# Correct Way to Flash a Vent Pipe With Metal Roof?



## jonathan03 (Dec 30, 2008)

Any ideas on the right way to do this? I have a standing seam metal roof and a plumbing vent pipe coming out the top of it. I paid someone to flash it right and bought the standard otaey metal tin with the rubber ring in the middle. He used lots of roof cement all over to patch the edges. Is this the right way to do it? Probably not since its leaking less than a year later.


----------



## seeyou (Dec 12, 2008)

jonathan03 said:


> Any ideas on the right way to do this? I have a standing seam metal roof and a plumbing vent pipe coming out the top of it.
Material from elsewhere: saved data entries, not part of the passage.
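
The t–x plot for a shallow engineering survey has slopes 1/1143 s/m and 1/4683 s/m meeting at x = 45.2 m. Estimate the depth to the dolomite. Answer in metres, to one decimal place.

17.6 m

h = (x_cross/2)·√((V₂−V₁)/(V₂+V₁)).
(V₂−V₁)/(V₂+V₁) = (4683−1143)/(4683+1143) = 0.6076; √ = 0.7795.
h = (45.2/2)·0.7795 = 17.62 m.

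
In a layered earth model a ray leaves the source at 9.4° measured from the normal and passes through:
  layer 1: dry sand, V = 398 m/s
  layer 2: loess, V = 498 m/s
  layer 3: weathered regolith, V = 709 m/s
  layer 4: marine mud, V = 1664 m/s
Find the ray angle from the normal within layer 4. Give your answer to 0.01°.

Snell's law across each interface conserves sin θ / V, so sin θ_4 = V_4·sin θ₁/V₁.
sin θ_4 = 1664 × sin 9.4° / 398 = 0.6829.
θ_4 = arcsin 0.6829 = 43.07°.

43.07°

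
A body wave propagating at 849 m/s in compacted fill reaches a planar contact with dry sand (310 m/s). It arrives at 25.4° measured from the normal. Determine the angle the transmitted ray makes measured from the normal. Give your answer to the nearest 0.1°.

9.0°

Snell's law: sin θ₂ = (V₂/V₁)·sin θ₁ = (310/849)·sin 25.4° = 0.1566.
θ₂ = sin⁻¹(0.1566) = 9.01° (from vertical).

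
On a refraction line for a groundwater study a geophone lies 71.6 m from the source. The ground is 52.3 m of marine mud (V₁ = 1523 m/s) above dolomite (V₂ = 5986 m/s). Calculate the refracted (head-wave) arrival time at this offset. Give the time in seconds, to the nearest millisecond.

t = x/V₂ + 2h·√(V₂²−V₁²)/(V₁V₂).
√(V₂²−V₁²) = √(5986²−1523²) = 5789.0 m/s; delay term = 2·52.3·5789.0/(1523·5986) = 0.06642 s.
t = 71.6/5986 + 0.06642 = 0.07838 s.

0.078 s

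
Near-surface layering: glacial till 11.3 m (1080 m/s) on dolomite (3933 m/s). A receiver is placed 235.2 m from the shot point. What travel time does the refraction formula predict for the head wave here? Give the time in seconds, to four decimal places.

0.0799 s

t = x/V₂ + 2h·√(V₂²−V₁²)/(V₁V₂).
√(V₂²−V₁²) = √(3933²−1080²) = 3781.8 m/s; delay term = 2·11.3·3781.8/(1080·3933) = 0.02012 s.
t = 235.2/3933 + 0.02012 = 0.07992 s.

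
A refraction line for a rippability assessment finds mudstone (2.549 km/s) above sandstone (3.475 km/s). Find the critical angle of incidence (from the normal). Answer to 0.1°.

47.2°

Critical incidence: sin θ_c = V₁/V₂ = 2.549/3.475 = 0.7335.
θ_c = arcsin 0.7335 = 47.18°.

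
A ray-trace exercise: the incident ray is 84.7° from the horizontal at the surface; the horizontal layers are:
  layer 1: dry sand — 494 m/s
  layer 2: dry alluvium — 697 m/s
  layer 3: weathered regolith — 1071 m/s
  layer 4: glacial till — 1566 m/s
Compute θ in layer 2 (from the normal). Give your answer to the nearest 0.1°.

From the normal: θ₁ = 90° − 84.7° = 5.3°.
Ray parameter p = sin 5.3° / 494 = 1.8698e-04 s/m.
sin θ_2 = p·V_2 = 1.8698e-04 × 697 = 0.1303.
θ_2 = 7.49° from the vertical.

7.5°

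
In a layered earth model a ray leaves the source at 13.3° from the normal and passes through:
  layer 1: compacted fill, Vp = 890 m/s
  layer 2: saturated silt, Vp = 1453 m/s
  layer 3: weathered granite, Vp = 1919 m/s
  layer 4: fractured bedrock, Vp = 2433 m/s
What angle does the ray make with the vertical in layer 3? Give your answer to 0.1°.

Ray parameter p = sin 13.3° / 890 = 2.5848e-04 s/m.
sin θ_3 = p·V_3 = 2.5848e-04 × 1919 = 0.4960.
θ_3 = 29.74° from the vertical.

29.7°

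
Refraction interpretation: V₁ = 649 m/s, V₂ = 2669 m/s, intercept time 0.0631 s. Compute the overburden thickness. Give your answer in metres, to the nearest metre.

h = tᵢ·V₁·V₂ / (2·√(V₂²−V₁²)).
√(V₂²−V₁²) = √(2669² − 649²) = 2588.9 m/s.
h = 0.0631 s × 649 × 2669 / (2 × 2588.9) = 21.11 m.

21 m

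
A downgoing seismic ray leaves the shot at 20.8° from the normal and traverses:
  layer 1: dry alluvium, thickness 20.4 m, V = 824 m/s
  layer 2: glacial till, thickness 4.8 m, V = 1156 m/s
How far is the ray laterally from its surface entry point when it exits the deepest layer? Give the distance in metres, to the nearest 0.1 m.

10.5 m

Apply Snell's law at each interface; in layer i the horizontal offset is hᵢ·tan θᵢ.
Layer 1: θ = 20.80°; offset = 20.4·tan 20.80° = 7.749 m.
Layer 2: sin θ = 1156·sin 20.8°/824 = 0.4982, θ = 29.88°; offset = 4.8·tan 29.88° = 2.758 m.
Summing the layer offsets gives 10.507 m.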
I paid someone to flash it right and bought the standard otaey metal tin with the rubber ring in the middle. He used lots of roof cement all over to patch the edges. Is this the right way to do it? Probably not since its leaking less than a year later.
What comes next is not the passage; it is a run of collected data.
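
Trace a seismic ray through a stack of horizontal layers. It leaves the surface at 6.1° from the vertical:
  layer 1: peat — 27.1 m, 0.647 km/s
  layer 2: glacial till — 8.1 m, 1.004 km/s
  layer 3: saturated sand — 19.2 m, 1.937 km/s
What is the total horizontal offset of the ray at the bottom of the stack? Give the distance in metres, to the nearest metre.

Apply Snell's law at each interface; in layer i the horizontal offset is hᵢ·tan θᵢ.
Layer 1: θ = 6.10°; offset = 27.1·tan 6.10° = 2.896 m.
Layer 2: sin θ = 1.004·sin 6.1°/0.647 = 0.1649, θ = 9.49°; offset = 8.1·tan 9.49° = 1.354 m.
Layer 3: sin θ = 1.937·sin 6.1°/0.647 = 0.3181, θ = 18.55°; offset = 19.2·tan 18.55° = 6.443 m.
Summing the layer offsets gives 10.693 m.

11 m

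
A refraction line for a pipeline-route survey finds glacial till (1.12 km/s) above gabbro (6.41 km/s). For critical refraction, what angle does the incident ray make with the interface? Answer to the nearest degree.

80°

Critical incidence: sin θ_c = V₁/V₂ = 1.12/6.41 = 0.1747.
θ_c = arcsin 0.1747 = 10.06°.
Measured from the interface: 90° − 10.06° = 79.94°.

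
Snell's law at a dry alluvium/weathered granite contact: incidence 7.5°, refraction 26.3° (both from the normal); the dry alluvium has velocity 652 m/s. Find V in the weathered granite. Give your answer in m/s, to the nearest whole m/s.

sin 7.5° = 0.1305; sin 26.3° = 0.4431.
V₂ = V₁·(sin θ₂/sin θ₁) = 652·(0.4431/0.1305) = 2213.21 m/s.

2213 m/s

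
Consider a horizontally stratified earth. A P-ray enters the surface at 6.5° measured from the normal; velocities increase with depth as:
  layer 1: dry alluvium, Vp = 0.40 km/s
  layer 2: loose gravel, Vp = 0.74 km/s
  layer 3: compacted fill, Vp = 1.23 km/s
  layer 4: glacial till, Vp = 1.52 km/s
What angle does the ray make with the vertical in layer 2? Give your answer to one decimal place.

Ray parameter p = sin 6.5° / 0.40 = 2.8301e-01 s/km.
sin θ_2 = p·V_2 = 2.8301e-01 × 0.74 = 0.2094.
θ_2 = 12.09° from the vertical.

12.1°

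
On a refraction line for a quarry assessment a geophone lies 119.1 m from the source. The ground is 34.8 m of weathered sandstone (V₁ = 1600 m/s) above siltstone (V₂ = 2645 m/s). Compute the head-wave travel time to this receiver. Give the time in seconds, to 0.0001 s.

0.0797 s

θ_c = arcsin(V₁/V₂) = arcsin(1600/2645) = 37.22°, cos θ_c = 0.7963.
Intercept time tᵢ = 2h cos θ_c / V₁ = 2·34.8·0.7963/1600 = 0.03464 s.
t = x/V₂ + tᵢ = 119.1/2645 + 0.03464 = 0.07967 s.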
This is the type boot commonly used:

http://www.abccatalog.com/view_groups.asp?idgroup=233

Some caulking is necessary, but there should not be roofing cement involved in the installation.


----------



## Luv2Roof (Apr 22, 2010)

You can also get a boot similar to the one CU pictured in various colors. They are called Dyna Flash boots and we get ours at Dynamic Fastener (dynamicfastener.com) and they come in 8 different colors in addition to the standard gray.


----------



## jonathan03 (Dec 30, 2008)

So there is a glob of roof cement all over the place. I guess I need to clean that up before putting on the new boot? Is gasoline the best way to get it off?


----------



## OldNBroken (Jun 11, 2008)

One word...Dektite

google it

oh, and, get your money back and get someone who knows what they are doing.


----------